Inattention Predicts Increased Thickness of Left Occipital Cortex in Men with Attention-Deficit/Hyperactivity Disorder

Front Psychiatry. 2017 Sep 13;8:170. doi: 10.3389/fpsyt.2017.00170. eCollection 2017.

Abstract

Background: Attention-deficit/hyperactivity disorder (ADHD) in adulthood is a serious and frequent psychiatric disorder with the core symptoms inattention, impulsivity, and hyperactivity. The principal aim of this study was to investigate associations between brain morphology, i.e., cortical thickness and volumes of subcortical gray matter, and individual symptom severity in adult ADHD.

Methods: Surface-based brain morphometry was performed in 35 women and 29 men with ADHD using FreeSurfer. Linear regressions were calculated between cortical thickness and the volumes of subcortical gray matter and the inattention, hyperactivity, and impulsivity subscales of the Conners Adult ADHD Rating Scales (CAARS). Two separate analyses were performed. For the first analysis, age was included as additional regressor. For the second analysis, both age and severity of depression were included as additional regressors.

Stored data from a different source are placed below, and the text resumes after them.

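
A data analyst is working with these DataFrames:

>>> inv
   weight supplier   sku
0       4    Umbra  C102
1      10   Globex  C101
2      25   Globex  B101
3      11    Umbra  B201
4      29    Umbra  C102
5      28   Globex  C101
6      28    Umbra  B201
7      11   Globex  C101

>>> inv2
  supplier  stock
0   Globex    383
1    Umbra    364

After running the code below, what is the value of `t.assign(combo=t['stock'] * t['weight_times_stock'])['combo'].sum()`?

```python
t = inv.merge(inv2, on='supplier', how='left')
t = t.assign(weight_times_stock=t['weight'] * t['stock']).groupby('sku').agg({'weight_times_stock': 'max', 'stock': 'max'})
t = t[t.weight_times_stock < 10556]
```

7377113

merge on 'supplier' (how='left') → 8 rows:
   weight supplier   sku  stock
0       4    Umbra  C102    364
1      10   Globex  C101    383
2      25   Globex  B101    383
3      11    Umbra  B201    364
4      29    Umbra  C102    364
5      28   Globex  C101    383
6      28    Umbra  B201    364
7      11   Globex  C101    383
add column weight_times_stock = t['weight'] * t['stock']:
   weight supplier   sku  stock  weight_times_stock
0       4    Umbra  C102    364                1456
1      10   Globex  C101    383                3830
2      25   Globex  B101    383                9575
3      11    Umbra  B201    364                4004
4      29    Umbra  C102    364               10556
5      28   Globex  C101    383               10724
6      28    Umbra  B201    364               10192
7      11   Globex  C101    383                4213
group by sku: max(weight_times_stock), max(stock):
      weight_times_stock  stock
sku                            
B101                9575    383
B201               10192    364
C101               10724    383
C102               10556    364
filter rows where weight_times_stock < 10556:
      weight_times_stock  stock
sku                            
B101                9575    383
B201               10192    364
add column combo = t['stock'] * t['weight_times_stock']:
      weight_times_stock  stock    combo
sku                                     
B101                9575    383  3667225
B201               10192    364  3709888
The sum of column 'combo' is 7377113.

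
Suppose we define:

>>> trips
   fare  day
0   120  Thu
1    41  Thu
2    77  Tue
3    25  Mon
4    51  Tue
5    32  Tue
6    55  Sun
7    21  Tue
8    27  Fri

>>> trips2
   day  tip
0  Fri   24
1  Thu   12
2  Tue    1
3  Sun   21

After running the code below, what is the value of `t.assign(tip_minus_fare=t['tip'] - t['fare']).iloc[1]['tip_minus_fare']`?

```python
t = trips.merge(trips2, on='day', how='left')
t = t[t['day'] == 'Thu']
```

-29.0

merge on 'day' (how='left') → 9 rows:
   fare  day   tip
0   120  Thu  12.0
1    41  Thu  12.0
2    77  Tue   1.0
3    25  Mon   NaN
4    51  Tue   1.0
5    32  Tue   1.0
6    55  Sun  21.0
7    21  Tue   1.0
8    27  Fri  24.0
filter rows where day == 'Thu':
   fare  day   tip
0   120  Thu  12.0
1    41  Thu  12.0
add column tip_minus_fare = t['tip'] - t['fare']:
   fare  day   tip  tip_minus_fare
0   120  Thu  12.0          -108.0
1    41  Thu  12.0           -29.0
Hence -29.0.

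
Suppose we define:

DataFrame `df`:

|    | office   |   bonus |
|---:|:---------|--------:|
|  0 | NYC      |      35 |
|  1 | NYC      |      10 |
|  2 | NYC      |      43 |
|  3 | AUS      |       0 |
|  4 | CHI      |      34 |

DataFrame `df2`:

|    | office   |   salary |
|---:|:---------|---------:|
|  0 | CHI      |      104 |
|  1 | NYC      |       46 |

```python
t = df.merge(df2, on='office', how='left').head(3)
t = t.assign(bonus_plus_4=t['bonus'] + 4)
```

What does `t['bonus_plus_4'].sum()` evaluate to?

100

merge on 'office' (how='left') → 5 rows:
  office  bonus  salary
0    NYC     35    46.0
1    NYC     10    46.0
2    NYC     43    46.0
3    AUS      0     NaN
4    CHI     34   104.0
take first 3 rows:
  office  bonus  salary
0    NYC     35    46.0
1    NYC     10    46.0
2    NYC     43    46.0
add column bonus_plus_4 = t['bonus'] + 4:
  office  bonus  salary  bonus_plus_4
0    NYC     35    46.0            39
1    NYC     10    46.0            14
2    NYC     43    46.0            47
Hence 100.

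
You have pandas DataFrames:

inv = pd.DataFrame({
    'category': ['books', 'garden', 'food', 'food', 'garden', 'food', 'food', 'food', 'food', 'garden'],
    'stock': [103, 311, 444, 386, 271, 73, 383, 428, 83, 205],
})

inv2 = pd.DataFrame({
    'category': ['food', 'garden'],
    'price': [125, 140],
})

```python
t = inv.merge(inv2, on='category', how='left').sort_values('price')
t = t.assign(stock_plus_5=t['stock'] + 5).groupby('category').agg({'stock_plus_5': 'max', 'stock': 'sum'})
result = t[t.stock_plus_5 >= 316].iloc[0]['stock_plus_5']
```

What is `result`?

merge on 'category' (how='left') → 10 rows:
  category  stock  price
0    books    103    NaN
1   garden    311  140.0
2     food    444  125.0
3     food    386  125.0
4   garden    271  140.0
5     food     73  125.0
6     food    383  125.0
7     food    428  125.0
8     food     83  125.0
9   garden    205  140.0
sort by price:
  category  stock  price
2     food    444  125.0
3     food    386  125.0
5     food     73  125.0
6     food    383  125.0
7     food    428  125.0
8     food     83  125.0
1   garden    311  140.0
4   garden    271  140.0
9   garden    205  140.0
0    books    103    NaN
add column stock_plus_5 = t['stock'] + 5:
  category  stock  price  stock_plus_5
2     food    444  125.0           449
3     food    386  125.0           391
5     food     73  125.0            78
6     food    383  125.0           388
7     food    428  125.0           433
8     food     83  125.0            88
1   garden    311  140.0           316
4   garden    271  140.0           276
9   garden    205  140.0           210
0    books    103    NaN           108
group by category: max(stock_plus_5), sum(stock):
          stock_plus_5  stock
category                     
books              108    103
food               449   1797
garden             316    787
filter rows where stock_plus_5 >= 316:
          stock_plus_5  stock
category                     
food               449   1797
garden             316    787

449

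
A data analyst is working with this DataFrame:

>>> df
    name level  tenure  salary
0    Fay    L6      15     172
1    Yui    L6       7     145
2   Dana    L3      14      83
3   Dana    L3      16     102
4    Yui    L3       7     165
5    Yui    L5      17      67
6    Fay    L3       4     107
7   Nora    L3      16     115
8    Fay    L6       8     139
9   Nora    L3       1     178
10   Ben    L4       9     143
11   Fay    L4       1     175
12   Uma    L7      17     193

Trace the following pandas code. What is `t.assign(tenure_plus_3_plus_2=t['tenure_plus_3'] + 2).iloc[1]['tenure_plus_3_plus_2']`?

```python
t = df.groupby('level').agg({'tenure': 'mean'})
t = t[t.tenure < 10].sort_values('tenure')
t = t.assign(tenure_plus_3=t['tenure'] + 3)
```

group by level, mean of tenure:
          tenure
level           
L3      9.666667
L4      5.000000
L5     17.000000
L6     10.000000
L7     17.000000
filter rows where tenure < 10:
         tenure
level          
L3     9.666667
L4     5.000000
sort by tenure:
         tenure
level          
L4     5.000000
L3     9.666667
add column tenure_plus_3 = t['tenure'] + 3:
         tenure  tenure_plus_3
level                         
L4     5.000000       8.000000
L3     9.666667      12.666667
add column tenure_plus_3_plus_2 = t['tenure_plus_3'] + 2:
         tenure  tenure_plus_3  tenure_plus_3_plus_2
level                                               
L4     5.000000       8.000000             10.000000
L3     9.666667      12.666667             14.666667
Reading off the value at position 1, column 'tenure_plus_3_plus_2', we get 14.6666666667.

14.6666666667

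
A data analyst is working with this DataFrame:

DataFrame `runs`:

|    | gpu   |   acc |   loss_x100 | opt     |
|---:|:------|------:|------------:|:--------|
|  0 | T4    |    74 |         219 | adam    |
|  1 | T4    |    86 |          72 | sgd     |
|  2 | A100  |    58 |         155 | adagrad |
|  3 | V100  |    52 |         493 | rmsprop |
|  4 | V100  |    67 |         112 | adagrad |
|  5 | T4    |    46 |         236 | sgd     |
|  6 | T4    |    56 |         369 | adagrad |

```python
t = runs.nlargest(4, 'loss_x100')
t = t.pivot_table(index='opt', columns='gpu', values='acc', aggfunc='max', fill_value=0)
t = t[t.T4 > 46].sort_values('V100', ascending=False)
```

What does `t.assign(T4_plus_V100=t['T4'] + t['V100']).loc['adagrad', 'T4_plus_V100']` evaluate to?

take 4 rows with largest loss_x100:
    gpu  acc  loss_x100      opt
3  V100   52        493  rmsprop
6    T4   56        369  adagrad
5    T4   46        236      sgd
0    T4   74        219     adam
pivot: rows=opt, cols=gpu, max(acc):
gpu      T4  V100
opt              
adagrad  56     0
adam     74     0
rmsprop   0    52
sgd      46     0
filter rows where T4 > 46:
gpu      T4  V100
opt              
adagrad  56     0
adam     74     0
sort by V100 descending:
gpu      T4  V100
opt              
adagrad  56     0
adam     74     0
add column T4_plus_V100 = t['T4'] + t['V100']:
gpu      T4  V100  T4_plus_V100
opt                            
adagrad  56     0            56
adam     74     0            74

56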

Study participants were recruited between June 2012 and January 2014.

Results: Linear regression identified an area in the left occipital cortex of men, covering parts of the middle occipital sulcus and gyrus, in which the score on the CAARS inattention subscale predicted increased mean cortical thickness [F(1,27) = 26.27, p < 0.001, adjusted R2 = 0.4744]. No significant associations were found between cortical thickness and the scores on CAARS subscales in women. No significant associations were found between the volumes of subcortical gray matter and the scores on CAARS subscales, neither in men nor in women. These results remained stable when severity of depression was included as additional regressor, together with age.

Conclusion: Increased cortical thickness in the left occipital cortex may represent a mechanism to compensate for dysfunctional attentional networks in male adult ADHD patients.

Keywords: FreeSurfer; attention; attention-deficit/hyperactivity disorder; cortical thickness; gray matter; morphometry; occipital cortex.